Zhou Yi, Chai Lixun, Wang Yuyao, Zhang Hongguang
Department of Thoracic Surgery, First Hospital of Shanxi Medical University, Taiyuan, People's Republic of China.
Department of Thoracic Surgery, Shanxi Bethune Hospital, Shanxi Academy of Medical Sciences, Third Hospital of Shanxi Medical University, Tongji Shanxi Hospital, Taiyuan, People's Republic of China.
Physiol Genomics. 2025 Aug 1;57(8):485-497. doi: 10.1152/physiolgenomics.00042.2025. Epub 2025 Jun 25.

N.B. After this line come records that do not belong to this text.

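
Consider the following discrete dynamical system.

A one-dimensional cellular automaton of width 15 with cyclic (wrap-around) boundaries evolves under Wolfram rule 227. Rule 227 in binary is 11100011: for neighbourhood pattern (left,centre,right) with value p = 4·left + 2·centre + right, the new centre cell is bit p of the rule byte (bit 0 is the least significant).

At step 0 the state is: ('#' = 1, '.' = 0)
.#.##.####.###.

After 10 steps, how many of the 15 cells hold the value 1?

10

t=0: .#.##.####.###.
t=1: #.#.##.####.##.
t=2: .#.#.##.####.##
t=3: #.#.#.##.####.#
t=4: ##.#.#.##.####.
t=5: .##.#.#.##.####
t=6: #.##.#.#.##.###
t=7: ##.##.#.#.##.##
t=8: ###.##.#.#.##.#
t=9: ####.##.#.#.##.
t=10: .####.##.#.#.##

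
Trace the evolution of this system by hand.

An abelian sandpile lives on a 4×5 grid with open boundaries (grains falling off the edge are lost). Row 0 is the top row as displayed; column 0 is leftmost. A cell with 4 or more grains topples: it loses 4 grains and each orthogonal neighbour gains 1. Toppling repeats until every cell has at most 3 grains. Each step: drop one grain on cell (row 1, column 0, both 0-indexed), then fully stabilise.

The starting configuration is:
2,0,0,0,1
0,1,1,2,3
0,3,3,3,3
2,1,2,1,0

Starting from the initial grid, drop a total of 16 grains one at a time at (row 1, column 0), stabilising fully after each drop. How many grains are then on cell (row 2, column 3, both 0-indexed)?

gen 0: 2,0,0,0,1
0,1,1,2,3
0,3,3,3,3
2,1,2,1,0
gen 1: 2,0,0,0,1
1,1,1,2,3
0,3,3,3,3
2,1,2,1,0
gen 2: 2,0,0,0,1
2,1,1,2,3
0,3,3,3,3
2,1,2,1,0
gen 3: 2,0,0,0,1
3,1,1,2,3
0,3,3,3,3
2,1,2,1,0
gen 4: 3,0,0,0,1
0,2,1,2,3
1,3,3,3,3
2,1,2,1,0
gen 5: 3,0,0,0,1
1,2,1,2,3
1,3,3,3,3
2,1,2,1,0
gen 6: 3,0,0,0,1
2,2,1,2,3
1,3,3,3,3
2,1,2,1,0
gen 7: 3,0,0,0,1
3,2,1,2,3
1,3,3,3,3
2,1,2,1,0
gen 8: 0,1,0,0,1
1,3,1,2,3
2,3,3,3,3
2,1,2,1,0
gen 9: 0,1,0,0,1
2,3,1,2,3
2,3,3,3,3
2,1,2,1,0
gen 10: 0,1,0,0,1
3,3,1,2,3
2,3,3,3,3
2,1,2,1,0
gen 11: 1,2,1,1,2
2,2,0,1,1
0,2,2,2,1
3,2,3,2,1
gen 12: 1,2,1,1,2
3,2,0,1,1
0,2,2,2,1
3,2,3,2,1
gen 13: 2,2,1,1,2
0,3,0,1,1
1,2,2,2,1
3,2,3,2,1
gen 14: 2,2,1,1,2
1,3,0,1,1
1,2,2,2,1
3,2,3,2,1
gen 15: 2,2,1,1,2
2,3,0,1,1
1,2,2,2,1
3,2,3,2,1
gen 16: 2,2,1,1,2
3,3,0,1,1
1,2,2,2,1
3,2,3,2,1

2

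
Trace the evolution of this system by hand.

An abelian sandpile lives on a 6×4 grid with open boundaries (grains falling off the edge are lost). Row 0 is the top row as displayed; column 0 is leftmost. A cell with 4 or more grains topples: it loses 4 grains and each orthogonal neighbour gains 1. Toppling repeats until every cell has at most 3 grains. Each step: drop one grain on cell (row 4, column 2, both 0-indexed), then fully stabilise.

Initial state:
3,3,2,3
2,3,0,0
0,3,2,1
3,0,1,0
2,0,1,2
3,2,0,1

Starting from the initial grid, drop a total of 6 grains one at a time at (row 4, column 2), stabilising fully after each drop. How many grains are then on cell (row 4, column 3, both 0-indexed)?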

Tumor microenvironment (TME) plays an important role in tumorigenesis, development, metastasis, and drug sensitivity, but little is known about it in lung squamous cell carcinoma (LUSC). Here, the RNA-sequencing data, clinical and survival data of patients with LUSC in The Cancer Genome Atlas, and six independent datasets were collected. Based on the unsupervised clustering of knowledge-based functional gene expression signatures, LUSC was classified into four subtypes. and exhibited substantial tumor immune infiltration, suggesting a better response to immunotherapy. Relatively worse survival was observed in , probably due to higher angiogenesis. Besides, differentially expressed genes in , , and were prominently enriched in immune-related pathways, whereas extracellular matrix-related pathways were enriched for . Genomic data analyses showed significant variations in tumor mutational burden and mutational frequency of several genes, such as tumor protein P53 (), among the four subtypes. In addition, the four subtypes exhibited heterogeneity in the sensitivity of commonly used chemotherapy drugs for lung cancer and the intratumor microbiome profile. Finally, a prognostic model was developed, and its performance and generalization ability were independently validated in multiple datasets. Overall, our study advances the understanding of the TME in LUSC and proposes a prognostic model that facilitates clinical decision-making. This study obtained four immunological subtypes exhibiting substantial difference in the tumor microenvironment (TME), immune-related pathways, tumor mutational burden, drug sensitivity, and intratumor microbiome. Furthermore, we developed a novel prognostic model consisting of 11 signature genes showing excellent performance in predicting prognosis. Our study deepens the understanding of the heterogeneity of the TME in lung squamous cell carcinoma (LUSC) and contributes to the precision therapy of patients with LUSC.
肿瘤微环境(TME)在肿瘤发生、发展、转移及药物敏感性方面发挥着重要作用,但在肺鳞状细胞癌(LUSC)中人们对其了解甚少。在此,我们收集了癌症基因组图谱中LUSC患者的RNA测序数据、临床及生存数据,以及六个独立数据集。基于基于知识的功能基因表达特征的无监督聚类,LUSC被分为四种亚型。其中两种亚型表现出大量肿瘤免疫浸润,提示对免疫治疗有更好的反应。第三种亚型的生存情况相对较差,可能是由于血管生成较高。此外,第一种、第二种和第四种亚型中差异表达基因显著富集于免疫相关途径,而细胞外基质相关途径在第三种亚型中富集。基因组数据分析显示,四种亚型之间肿瘤突变负荷及几个基因(如肿瘤蛋白P53)的突变频率存在显著差异。此外,四种亚型在肺癌常用化疗药物敏感性及肿瘤内微生物组图谱方面表现出异质性。最后,我们开发了一个预后模型,并在多个数据集中独立验证了其性能和泛化能力。总体而言,我们的研究推进了对LUSC中TME的理解,并提出了一个有助于临床决策的预后模型。本研究获得了四种在肿瘤微环境(TME)、免疫相关途径、肿瘤突变负荷、药物敏感性和肿瘤内微生物组方面存在显著差异的免疫亚型。此外,我们开发了一个由11个特征基因组成的新型预后模型,该模型在预测预后方面表现出色。我们的研究加深了对肺鳞状细胞癌(LUSC)中TME异质性的理解,并有助于LUSC患者的精准治疗。